With multiple fractions i look for what the common denominator would be and multiply by it 1/3 + x/4 = 3 Note that 3 and 4 have a common denominator of 12 so we have 12(1/3 + x/4 = 3) then we have

4+3x=36 Then

3x=32 Then

x=32/3

I agree, multiplying both sides by the denominator is a great way to get rid of the fractions right away. If you have an equation with more than one fraction, you may want to work towards putting the variable terms on the left and the constants on the right.

Here's an example:

1/3 + x/4 = 3

1.) Subtract 1/3 from both sides

x/4 = 2 2/3  (or 2.667 if you're using a calculator :)

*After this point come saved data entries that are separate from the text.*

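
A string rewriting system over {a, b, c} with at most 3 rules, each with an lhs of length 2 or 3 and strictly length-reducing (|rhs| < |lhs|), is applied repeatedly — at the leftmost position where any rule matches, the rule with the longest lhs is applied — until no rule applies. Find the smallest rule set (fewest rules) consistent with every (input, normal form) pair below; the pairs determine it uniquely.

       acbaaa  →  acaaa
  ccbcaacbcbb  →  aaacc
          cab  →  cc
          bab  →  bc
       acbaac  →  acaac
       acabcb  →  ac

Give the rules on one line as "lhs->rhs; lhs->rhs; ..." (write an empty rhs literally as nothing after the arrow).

ab->c; cb->c; ccc->a

  | acbaaa => acaaa
  | ccbcaacbcbb => cccaacbcbb => aaacbcbb => aaaccbb => aaaccb => aaacc
  | cab => cc
  | bab => bc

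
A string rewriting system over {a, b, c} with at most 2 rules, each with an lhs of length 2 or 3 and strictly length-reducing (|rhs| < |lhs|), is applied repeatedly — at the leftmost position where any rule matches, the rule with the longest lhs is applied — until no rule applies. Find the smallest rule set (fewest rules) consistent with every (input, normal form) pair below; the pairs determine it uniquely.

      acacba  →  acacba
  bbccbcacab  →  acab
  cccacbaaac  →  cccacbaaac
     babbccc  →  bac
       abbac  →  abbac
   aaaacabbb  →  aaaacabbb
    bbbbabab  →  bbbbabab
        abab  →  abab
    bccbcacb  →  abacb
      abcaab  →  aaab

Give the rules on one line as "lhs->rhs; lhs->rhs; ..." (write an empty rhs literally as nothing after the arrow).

bc->; cbc->ab

  | acacba
  | bbccbcacab => bcbcacab => bcacab => acab
  | cccacbaaac
  | babbccc => babcc => bac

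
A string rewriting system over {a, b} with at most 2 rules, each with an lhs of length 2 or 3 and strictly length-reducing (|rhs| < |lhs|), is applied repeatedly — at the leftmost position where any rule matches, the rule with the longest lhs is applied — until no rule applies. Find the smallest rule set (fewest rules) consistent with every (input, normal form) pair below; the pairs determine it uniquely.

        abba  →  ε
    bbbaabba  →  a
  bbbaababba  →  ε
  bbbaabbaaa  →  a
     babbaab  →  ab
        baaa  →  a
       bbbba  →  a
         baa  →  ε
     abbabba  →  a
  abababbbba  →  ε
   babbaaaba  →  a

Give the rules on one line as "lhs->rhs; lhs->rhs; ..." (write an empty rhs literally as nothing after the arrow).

  | abba => aba => aa => ε
  | bbbaabba => bbaabba => baabba => aabba => bba => ba => a
  | bbbaababba => bbaababba => baababba => aababba => babba => abba => aba => aa => ε
  | bbbaabbaaa => bbaabbaaa => baabbaaa => aabbaaa => bbaaa => baaa => aaa => a

aa->; ba->a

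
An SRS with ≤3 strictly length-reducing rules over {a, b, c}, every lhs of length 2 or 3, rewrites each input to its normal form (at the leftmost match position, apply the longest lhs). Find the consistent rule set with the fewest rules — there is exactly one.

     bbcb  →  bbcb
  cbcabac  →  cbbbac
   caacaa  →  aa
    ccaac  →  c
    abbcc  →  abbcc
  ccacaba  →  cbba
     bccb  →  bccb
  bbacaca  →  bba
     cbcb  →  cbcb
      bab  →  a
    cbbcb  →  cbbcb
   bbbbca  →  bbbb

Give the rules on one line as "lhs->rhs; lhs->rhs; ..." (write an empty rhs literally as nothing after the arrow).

  | bbcb
  | cbcabac => cbbbac
  | caacaa => acaa => aa
  | ccaac => cac => c

bab->a; ca->; cab->bb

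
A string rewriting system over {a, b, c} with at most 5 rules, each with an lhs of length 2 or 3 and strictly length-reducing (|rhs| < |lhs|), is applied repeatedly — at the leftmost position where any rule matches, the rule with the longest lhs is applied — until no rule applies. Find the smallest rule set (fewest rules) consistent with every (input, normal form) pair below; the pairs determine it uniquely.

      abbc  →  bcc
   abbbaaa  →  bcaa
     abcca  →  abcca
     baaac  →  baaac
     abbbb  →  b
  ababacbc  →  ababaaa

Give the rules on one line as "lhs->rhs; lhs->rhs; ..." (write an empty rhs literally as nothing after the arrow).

abb->bc; cba->c; cbb->; cbc->aa

  | abbc => bcc
  | abbbaaa => bcbaaa => bcaa
  | abcca
  | baaac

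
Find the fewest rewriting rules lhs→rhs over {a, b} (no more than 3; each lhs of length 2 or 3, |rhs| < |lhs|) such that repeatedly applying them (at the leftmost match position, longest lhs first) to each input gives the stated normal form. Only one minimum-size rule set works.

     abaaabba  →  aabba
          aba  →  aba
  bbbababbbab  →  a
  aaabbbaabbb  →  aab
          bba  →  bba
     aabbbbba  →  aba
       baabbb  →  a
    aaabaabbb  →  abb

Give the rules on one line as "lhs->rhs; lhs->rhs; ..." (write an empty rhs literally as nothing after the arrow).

aaa->bb; bbb->a

  | abaaabba => abbbbba => aabba
  | aba
  | bbbababbbab => aababbbab => aabaaab => aabbbb => aaab => bbb => a
  | aaabbbaabbb => bbbbbaabbb => abbaabbb => abbaaa => abbbb => aab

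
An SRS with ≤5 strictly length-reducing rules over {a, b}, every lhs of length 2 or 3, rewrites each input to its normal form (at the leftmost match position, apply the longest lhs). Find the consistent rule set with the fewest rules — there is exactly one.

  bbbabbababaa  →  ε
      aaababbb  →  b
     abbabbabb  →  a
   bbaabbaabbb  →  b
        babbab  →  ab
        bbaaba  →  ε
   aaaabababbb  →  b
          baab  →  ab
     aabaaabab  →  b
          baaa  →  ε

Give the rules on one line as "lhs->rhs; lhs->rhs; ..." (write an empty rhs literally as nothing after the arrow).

  | bbbabbababaa => babbababaa => bbababaa => ababaa => abaa => aa => ε
  | aaababbb => aababbb => babbb => bbb => b
  | abbabbabb => aabbabb => bbabb => abb => a
  | bbaabbaabbb => aabbaabbb => bbaabbb => aabbb => bbb => b

aa->; aaa->aa; ba->; bb->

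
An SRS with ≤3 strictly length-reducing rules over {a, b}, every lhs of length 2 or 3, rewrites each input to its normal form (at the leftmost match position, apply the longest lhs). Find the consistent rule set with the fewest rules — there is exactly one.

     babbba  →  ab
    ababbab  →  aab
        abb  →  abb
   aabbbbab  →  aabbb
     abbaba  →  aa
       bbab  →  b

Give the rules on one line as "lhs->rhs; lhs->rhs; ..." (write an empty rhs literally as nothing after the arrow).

ba->a; bba->

  | babbba => abbba => ab
  | ababbab => aabbab => aab
  | abb
  | aabbbbab => aabbb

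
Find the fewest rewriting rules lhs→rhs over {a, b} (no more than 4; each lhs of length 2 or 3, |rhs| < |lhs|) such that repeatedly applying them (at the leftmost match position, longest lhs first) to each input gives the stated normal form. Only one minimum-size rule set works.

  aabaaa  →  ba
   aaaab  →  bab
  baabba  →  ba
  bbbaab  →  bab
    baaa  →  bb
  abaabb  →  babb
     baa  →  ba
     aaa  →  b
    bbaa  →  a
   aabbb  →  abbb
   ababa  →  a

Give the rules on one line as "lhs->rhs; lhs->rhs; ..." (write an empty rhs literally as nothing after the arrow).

aa->a; aaa->b; aba->b; bba->a

  | aabaaa => abaaa => baa => ba
  | aaaab => bab
  | baabba => babba => baa => ba
  | bbbaab => baab => bab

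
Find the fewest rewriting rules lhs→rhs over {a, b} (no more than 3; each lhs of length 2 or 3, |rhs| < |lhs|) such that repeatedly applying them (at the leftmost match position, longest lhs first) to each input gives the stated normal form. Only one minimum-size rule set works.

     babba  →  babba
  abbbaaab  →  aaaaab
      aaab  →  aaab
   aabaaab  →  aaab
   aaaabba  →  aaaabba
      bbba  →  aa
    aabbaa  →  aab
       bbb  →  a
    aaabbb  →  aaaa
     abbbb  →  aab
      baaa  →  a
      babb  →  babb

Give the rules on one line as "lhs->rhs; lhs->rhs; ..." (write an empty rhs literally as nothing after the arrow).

baa->; bbb->a

  | babba
  | abbbaaab => aaaaab
  | aaab
  | aabaaab => aaab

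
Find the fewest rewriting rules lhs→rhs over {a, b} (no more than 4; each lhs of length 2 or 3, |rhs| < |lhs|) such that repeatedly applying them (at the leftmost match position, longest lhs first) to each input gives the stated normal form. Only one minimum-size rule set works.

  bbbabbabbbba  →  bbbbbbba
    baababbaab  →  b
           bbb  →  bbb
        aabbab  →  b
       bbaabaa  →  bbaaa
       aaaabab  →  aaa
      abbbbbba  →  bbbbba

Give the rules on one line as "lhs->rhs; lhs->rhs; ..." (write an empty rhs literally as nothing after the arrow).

  | bbbabbabbbba => bbbbabbbba => bbbbbbba
  | baababbaab => baabbaab => babaab => bab => b
  | bbb
  | aabbab => abab => b

aab->a; ab->; aba->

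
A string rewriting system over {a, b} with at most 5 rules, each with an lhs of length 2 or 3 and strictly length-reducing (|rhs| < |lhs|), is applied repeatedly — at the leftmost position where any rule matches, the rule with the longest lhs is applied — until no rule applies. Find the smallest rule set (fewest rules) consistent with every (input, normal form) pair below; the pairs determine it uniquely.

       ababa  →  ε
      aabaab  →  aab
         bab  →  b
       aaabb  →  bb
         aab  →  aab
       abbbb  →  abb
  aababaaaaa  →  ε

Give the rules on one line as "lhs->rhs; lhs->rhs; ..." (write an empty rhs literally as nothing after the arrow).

  | ababa => ba => ε
  | aabaab => aab
  | bab => b
  | aaabb => bbb => bb

aaa->b; aba->; ba->; bbb->bb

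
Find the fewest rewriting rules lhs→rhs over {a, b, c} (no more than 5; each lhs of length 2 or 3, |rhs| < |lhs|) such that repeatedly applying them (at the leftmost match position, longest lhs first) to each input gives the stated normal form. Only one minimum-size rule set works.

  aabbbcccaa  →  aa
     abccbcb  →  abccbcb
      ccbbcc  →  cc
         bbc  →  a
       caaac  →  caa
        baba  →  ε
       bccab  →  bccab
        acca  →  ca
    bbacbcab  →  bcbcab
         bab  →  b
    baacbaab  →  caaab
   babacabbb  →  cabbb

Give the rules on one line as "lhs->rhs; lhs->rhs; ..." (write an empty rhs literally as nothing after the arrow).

ac->; acb->ca; ba->; bbc->a

  | aabbbcccaa => aabaccaa => aaccaa => acaa => aa
  | abccbcb
  | ccbbcc => ccac => cc
  | bbc => a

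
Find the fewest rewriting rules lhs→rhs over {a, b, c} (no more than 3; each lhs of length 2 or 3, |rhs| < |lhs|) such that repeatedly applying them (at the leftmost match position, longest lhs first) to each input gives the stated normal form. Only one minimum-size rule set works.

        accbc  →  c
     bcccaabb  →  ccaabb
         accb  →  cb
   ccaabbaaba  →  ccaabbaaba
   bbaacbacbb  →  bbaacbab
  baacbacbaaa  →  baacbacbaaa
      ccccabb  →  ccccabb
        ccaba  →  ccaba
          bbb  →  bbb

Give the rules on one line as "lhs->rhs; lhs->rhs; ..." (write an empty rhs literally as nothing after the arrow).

acc->c; bc->; cbb->b

  | accbc => cbc => c
  | bcccaabb => ccaabb
  | accb => cb
  | ccaabbaaba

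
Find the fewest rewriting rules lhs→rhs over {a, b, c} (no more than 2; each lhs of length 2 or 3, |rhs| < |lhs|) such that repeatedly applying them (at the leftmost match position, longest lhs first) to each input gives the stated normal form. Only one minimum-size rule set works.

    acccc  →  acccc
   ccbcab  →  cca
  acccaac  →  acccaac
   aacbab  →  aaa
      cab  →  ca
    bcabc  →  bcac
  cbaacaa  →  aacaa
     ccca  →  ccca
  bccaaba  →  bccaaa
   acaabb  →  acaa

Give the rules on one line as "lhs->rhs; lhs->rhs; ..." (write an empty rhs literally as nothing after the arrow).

ab->a; cb->

  | acccc
  | ccbcab => ccab => cca
  | acccaac
  | aacbab => aaab => aaa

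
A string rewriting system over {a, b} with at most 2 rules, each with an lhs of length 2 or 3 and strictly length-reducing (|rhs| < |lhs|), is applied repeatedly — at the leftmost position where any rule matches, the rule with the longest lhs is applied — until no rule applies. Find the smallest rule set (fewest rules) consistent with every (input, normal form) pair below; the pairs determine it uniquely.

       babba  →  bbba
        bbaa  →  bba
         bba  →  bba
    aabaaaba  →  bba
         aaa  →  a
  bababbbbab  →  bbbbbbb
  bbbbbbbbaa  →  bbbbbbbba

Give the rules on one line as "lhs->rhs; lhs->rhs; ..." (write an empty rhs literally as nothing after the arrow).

  | babba => bbba
  | bbaa => bba
  | bba
  | aabaaaba => abaaaba => baaaba => baaba => baba => bba

aa->a; ab->b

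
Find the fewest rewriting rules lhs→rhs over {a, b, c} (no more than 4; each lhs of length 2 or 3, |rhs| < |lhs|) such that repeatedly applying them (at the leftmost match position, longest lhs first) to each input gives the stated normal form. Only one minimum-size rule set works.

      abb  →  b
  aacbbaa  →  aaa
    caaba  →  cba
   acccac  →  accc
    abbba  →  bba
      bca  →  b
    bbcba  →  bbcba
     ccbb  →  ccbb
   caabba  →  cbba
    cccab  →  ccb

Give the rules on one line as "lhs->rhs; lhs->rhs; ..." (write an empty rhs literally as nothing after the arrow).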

2.) Multiply both sides by 4

x = 10 2/3 (or 10.667)

You can multiply both sides of the equation by 2 to remove the fraction. Remember that both terms on the left side must be multiplied by 2. 2(9+ (x/2)) = 2 (7) (2*9) + (2*(x/2)) = 14 18 + x = 14 <-- Now solve for x. 18 + x - 18 = 14 - 18 x = -4

`2(9+ (x/2)) = 2 (7)`

`(2*9) + (2*(x/2)) = 14 `

`18 + x = 14 <-- Now solve for x. `

`18 + x - 18 = 14 - 18 `

`x = -4`

For some reason my post took out the returns from each line.